Bitcoin, Ethereum, Ripple and nearly every other cryptocurrency plunge in valuation

Many cryptocurrencies with large market caps saw their prices essentially halved at the low point of the day

Ramy Caspi
Read +
Follow Us

Most major digital currencies sold off sharply on Tuesday, but the declines in bitcoin slumped by 15 percent to drop below $12,000 for the first time since December 4. Ethereum, meanwhile, fell by over 20 percent to hover above $1,000, Litecoin was down 19 percent and Ripple is down 33 percent to $1.23 at the time of writing.

Prices weren't as bad as much of the rest of the market; Iota for example was down 27 percent while Monero was down 22 percent as of 8:51 a.m. HK/SIN.

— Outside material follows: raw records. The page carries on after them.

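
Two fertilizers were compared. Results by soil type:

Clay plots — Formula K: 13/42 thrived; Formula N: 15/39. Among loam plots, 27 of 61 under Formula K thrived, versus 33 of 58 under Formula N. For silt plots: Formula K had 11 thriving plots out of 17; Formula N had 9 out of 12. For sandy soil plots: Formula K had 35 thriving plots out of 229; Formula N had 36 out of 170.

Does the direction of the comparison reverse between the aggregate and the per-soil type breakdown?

No

Clay: Formula K 13/42 = 31.0%, Formula N 15/39 = 38.5% → Formula N
Loam: Formula K 27/61 = 44.3%, Formula N 33/58 = 56.9% → Formula N
Silt: Formula K 11/17 = 64.7%, Formula N 9/12 = 75.0% → Formula N
Sandy soil: Formula K 35/229 = 15.3%, Formula N 36/170 = 21.2% → Formula N
Overall: Formula K 86/349 = 24.6%, Formula N 93/279 = 33.3% → Formula N
Formula N wins overall and in every soil group — no reversal.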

Investors were spooked by fears regulators might clamp down on an asset whose value has skyrocketed in the past year. Cryptocurrencies have slid sharply this week after reports South Korea and China could ban trading, sparking worries of a wider regulatory crackdown.

In a post published by Reuters, Shuhei Fujise, chief analyst at Alt Design said that, “Cryptocurrencies could be capped in the current quarter ahead of G20 meeting in March, where policymakers could discuss tighter regulations,” while in a post by Bloomberg Steven Englander, head of research and strategy with Rafiki Capital said, "Cryptocurrency holders are trying to decide whether to abandon Bitcoin. The dilemma is that once you stop pricing Bitcoin and its derivatives as new assets that will head to the moon, the pricing model is more conventional and much less breathtaking.”

Speculators across the globe are struggling to determine when or how market watchdogs may rein in an industry that’s decentralized and derives much of its value from anonymous ownership. Many assertions that digital coins represent a bubble have triggered double-digit selloffs over the past year, only to be followed by rebounds.

South Korea said on Monday that its plans to ban virtual coin exchanges had not yet been finalized as government agencies were still in talks to decide how to regulate the market.

“The plan to ban cryptocurrency exchanges, recently mentioned by the nation’s justice minister, is one measure in talks to curb speculative investments, which the government will carry on with enough discussion for before finalizing the decision,” an official at the Office for Government Policy Coordination told a news conference.

China, meanwhile, is set to escalate its clampdown on cryptocurrency trading, targeting online platforms and mobile apps that offer exchange-like services, according to people familiar with the matter.